The other precedent set by the court means hospital clinicians must demonstrate a higher burden of proof – clear and convincing evidence – before denying a patient’s petition for release. Burbank said that’s particularly important because it confirms that people have due process rights, even if they have a mental illness.
“I respect medical providers … they want to heal people,” she said. “But people have a right to decide whether they want to be healed.”
Despite the court’s ruling, it doesn’t mean individuals won’t continue to be held in hospitals pending placement, sometimes for extended periods of time.
Even though the statute says a blue paper allows for two consecutive 48-hour holds following that initial 24 hours, justices said the law allows hospitals to “restart” the process as long as they get judicial approval and demonstrate the patient remains at risk of harm.
The Maine Hospital Association, which represents the state’s hospitals, submitted a brief siding with LincolnHealth. In it, the association warned about a decision that would require hospitals to discharge mentally ill patients medically determined to be dangerous to self or others.
Jeff Austin, vice president of the Maine Hospital Association, said now that the court has ruled, hospitals will comply but said DHHS needs to provide further clarity.
“Hospitals appreciate that an issue which has been a bit muddled for some time has been clarified. We look forward to receiving revised guidance from DHHS,” he said. “Obviously, we wish that the underlying issue – lack of resources for mental health services – could be as easily fixed.”
Kevin Voyvodich, also an attorney with Disability Rights Maine, said it’s clear the system is still fractured.

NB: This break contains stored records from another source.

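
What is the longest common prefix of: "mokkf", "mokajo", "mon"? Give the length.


Words: mokkf, mokajo, mon
  Position 0: all 'm' => match
  Position 1: all 'o' => match
  Position 2: ('k', 'k', 'n') => mismatch, stop
LCP = "mo" (length 2)

2


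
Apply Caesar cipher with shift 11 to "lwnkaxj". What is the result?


Caesar cipher: shift "lwnkaxj" by 11
  'l' (pos 11) + 11 = pos 22 = 'w'
  'w' (pos 22) + 11 = pos 7 = 'h'
  'n' (pos 13) + 11 = pos 24 = 'y'
  'k' (pos 10) + 11 = pos 21 = 'v'
  'a' (pos 0) + 11 = pos 11 = 'l'
  'x' (pos 23) + 11 = pos 8 = 'i'
  'j' (pos 9) + 11 = pos 20 = 'u'
Result: whyvliu

whyvliu


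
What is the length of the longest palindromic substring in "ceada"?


Input: "ceada"
Checking substrings for palindromes:
  [2:5] "ada" (len 3) => palindrome
Longest palindromic substring: "ada" with length 3

3


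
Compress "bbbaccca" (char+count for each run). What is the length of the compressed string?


Input: bbbaccca
Runs:
  'b' x 3 => "b3"
  'a' x 1 => "a1"
  'c' x 3 => "c3"
  'a' x 1 => "a1"
Compressed: "b3a1c3a1"
Compressed length: 8

8


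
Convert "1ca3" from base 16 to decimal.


Input: "1ca3" in base 16
Positional expansion:
  Digit '1' (value 1) x 16^3 = 4096
  Digit 'c' (value 12) x 16^2 = 3072
  Digit 'a' (value 10) x 16^1 = 160
  Digit '3' (value 3) x 16^0 = 3
Sum = 7331

7331


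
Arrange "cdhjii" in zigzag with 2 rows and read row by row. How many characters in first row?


Zigzag "cdhjii" into 2 rows:
Placing characters:
  'c' => row 0
  'd' => row 1
  'h' => row 0
  'j' => row 1
  'i' => row 0
  'i' => row 1
Rows:
  Row 0: "chi"
  Row 1: "dji"
First row length: 3

3


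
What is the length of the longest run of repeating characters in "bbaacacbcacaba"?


Input: "bbaacacbcacaba"
Scanning for longest run:
  Position 1 ('b'): continues run of 'b', length=2
  Position 2 ('a'): new char, reset run to 1
  Position 3 ('a'): continues run of 'a', length=2
  Position 4 ('c'): new char, reset run to 1
  Position 5 ('a'): new char, reset run to 1
  Position 6 ('c'): new char, reset run to 1
  Position 7 ('b'): new char, reset run to 1
  Position 8 ('c'): new char, reset run to 1
  Position 9 ('a'): new char, reset run to 1
  Position 10 ('c'): new char, reset run to 1
  Position 11 ('a'): new char, reset run to 1
  Position 12 ('b'): new char, reset run to 1
  Position 13 ('a'): new char, reset run to 1
Longest run: 'b' with length 2

2


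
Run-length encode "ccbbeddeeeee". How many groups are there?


Input: ccbbeddeeeee
Scanning for consecutive runs:
  Group 1: 'c' x 2 (positions 0-1)
  Group 2: 'b' x 2 (positions 2-3)
  Group 3: 'e' x 1 (positions 4-4)
  Group 4: 'd' x 2 (positions 5-6)
  Group 5: 'e' x 5 (positions 7-11)
Total groups: 5

5


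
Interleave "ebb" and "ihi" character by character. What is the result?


Interleaving "ebb" and "ihi":
  Position 0: 'e' from first, 'i' from second => "ei"
  Position 1: 'b' from first, 'h' from second => "bh"
  Position 2: 'b' from first, 'i' from second => "bi"
Result: eibhbi

eibhbi


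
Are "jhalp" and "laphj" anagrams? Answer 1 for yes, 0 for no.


Strings: "jhalp", "laphj"
Sorted first:  ahjlp
Sorted second: ahjlp
Sorted forms match => anagrams

1


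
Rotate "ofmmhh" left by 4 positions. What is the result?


Input: "ofmmhh", rotate left by 4
First 4 characters: "ofmm"
Remaining characters: "hh"
Concatenate remaining + first: "hh" + "ofmm" = "hhofmm"

hhofmm


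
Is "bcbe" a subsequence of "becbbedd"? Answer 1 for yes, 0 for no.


Check if "bcbe" is a subsequence of "becbbedd"
Greedy scan:
  Position 0 ('b'): matches sub[0] = 'b'
  Position 1 ('e'): no match needed
  Position 2 ('c'): matches sub[1] = 'c'
  Position 3 ('b'): matches sub[2] = 'b'
  Position 4 ('b'): no match needed
  Position 5 ('e'): matches sub[3] = 'e'
  Position 6 ('d'): no match needed
  Position 7 ('d'): no match needed
All 4 characters matched => is a subsequence

1


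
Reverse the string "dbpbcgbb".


Input: dbpbcgbb
Reading characters right to left:
  Position 7: 'b'
  Position 6: 'b'
  Position 5: 'g'
  Position 4: 'c'
  Position 3: 'b'
  Position 2: 'p'
  Position 1: 'b'
  Position 0: 'd'
Reversed: bbgcbpbd

bbgcbpbd


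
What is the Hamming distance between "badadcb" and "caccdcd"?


Comparing "badadcb" and "caccdcd" position by position:
  Position 0: 'b' vs 'c' => differ
  Position 1: 'a' vs 'a' => same
  Position 2: 'd' vs 'c' => differ
  Position 3: 'a' vs 'c' => differ
  Position 4: 'd' vs 'd' => same
  Position 5: 'c' vs 'c' => same
  Position 6: 'b' vs 'd' => differ
Total differences (Hamming distance): 4

4


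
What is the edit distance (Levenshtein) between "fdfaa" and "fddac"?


Computing edit distance: "fdfaa" -> "fddac"
DP table:
           f    d    d    a    c
      0    1    2    3    4    5
  f   1    0    1    2    3    4
  d   2    1    0    1    2    3
  f   3    2    1    1    2    3
  a   4    3    2    2    1    2
  a   5    4    3    3    2    2
Edit distance = dp[5][5] = 2

2


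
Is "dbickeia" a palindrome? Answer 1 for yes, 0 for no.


Input: dbickeia
Reversed: aiekcibd
  Compare pos 0 ('d') with pos 7 ('a'): MISMATCH
  Compare pos 1 ('b') with pos 6 ('i'): MISMATCH
  Compare pos 2 ('i') with pos 5 ('e'): MISMATCH
  Compare pos 3 ('c') with pos 4 ('k'): MISMATCH
Result: not a palindrome

0


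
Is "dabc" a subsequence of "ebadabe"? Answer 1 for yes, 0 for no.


Check if "dabc" is a subsequence of "ebadabe"
Greedy scan:
  Position 0 ('e'): no match needed
  Position 1 ('b'): no match needed
  Position 2 ('a'): no match needed
  Position 3 ('d'): matches sub[0] = 'd'
  Position 4 ('a'): matches sub[1] = 'a'
  Position 5 ('b'): matches sub[2] = 'b'
  Position 6 ('e'): no match needed
Only matched 3/4 characters => not a subsequence

0


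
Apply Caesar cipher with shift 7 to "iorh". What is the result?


Caesar cipher: shift "iorh" by 7
  'i' (pos 8) + 7 = pos 15 = 'p'
  'o' (pos 14) + 7 = pos 21 = 'v'
  'r' (pos 17) + 7 = pos 24 = 'y'
  'h' (pos 7) + 7 = pos 14 = 'o'
Result: pvyo

pvyo


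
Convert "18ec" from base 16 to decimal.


Input: "18ec" in base 16
Positional expansion:
  Digit '1' (value 1) x 16^3 = 4096
  Digit '8' (value 8) x 16^2 = 2048
  Digit 'e' (value 14) x 16^1 = 224
  Digit 'c' (value 12) x 16^0 = 12
Sum = 6380

6380


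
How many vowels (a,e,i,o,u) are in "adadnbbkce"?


Input: adadnbbkce
Checking each character:
  'a' at position 0: vowel (running total: 1)
  'd' at position 1: consonant
  'a' at position 2: vowel (running total: 2)
  'd' at position 3: consonant
  'n' at position 4: consonant
  'b' at position 5: consonant
  'b' at position 6: consonant
  'k' at position 7: consonant
  'c' at position 8: consonant
  'e' at position 9: vowel (running total: 3)
Total vowels: 3

3


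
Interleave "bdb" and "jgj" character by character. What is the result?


Interleaving "bdb" and "jgj":
  Position 0: 'b' from first, 'j' from second => "bj"
  Position 1: 'd' from first, 'g' from second => "dg"
  Position 2: 'b' from first, 'j' from second => "bj"
Result: bjdgbj

bjdgbj


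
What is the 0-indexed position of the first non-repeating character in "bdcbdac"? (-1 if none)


Input: bdcbdac
Character frequencies:
  'a': 1
  'b': 2
  'c': 2
  'd': 2
Scanning left to right for freq == 1:
  Position 0 ('b'): freq=2, skip
  Position 1 ('d'): freq=2, skip
  Position 2 ('c'): freq=2, skip
  Position 3 ('b'): freq=2, skip
  Position 4 ('d'): freq=2, skip
  Position 5 ('a'): unique! => answer = 5

5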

“But I’m not 100 percent clear whether it’s lack of resources or a coordination of resources,” he said. “It’s not always just more beds, it’s how the resources are managed.”
Burbank said she’s anxious to see how the state addresses the larger issues, but she’s pleased the court provided stronger protections for patients like her client to petition for release.
“This decision didn’t take authority away from hospitals, it told the hospitals to follow the statute,” she said. “But I hope the state is taking this as an opportunity to rehab our system.”
Joyce, with DRM, agreed that the decision was a positive for patient rights, but he worried about the practical application. He said patients still don’t always know they have the right to petition for release and even if they do, finding an attorney to help navigate that process is a challenge.
“If you have a right but you can’t exercise it, it’s not much of a right,” he said.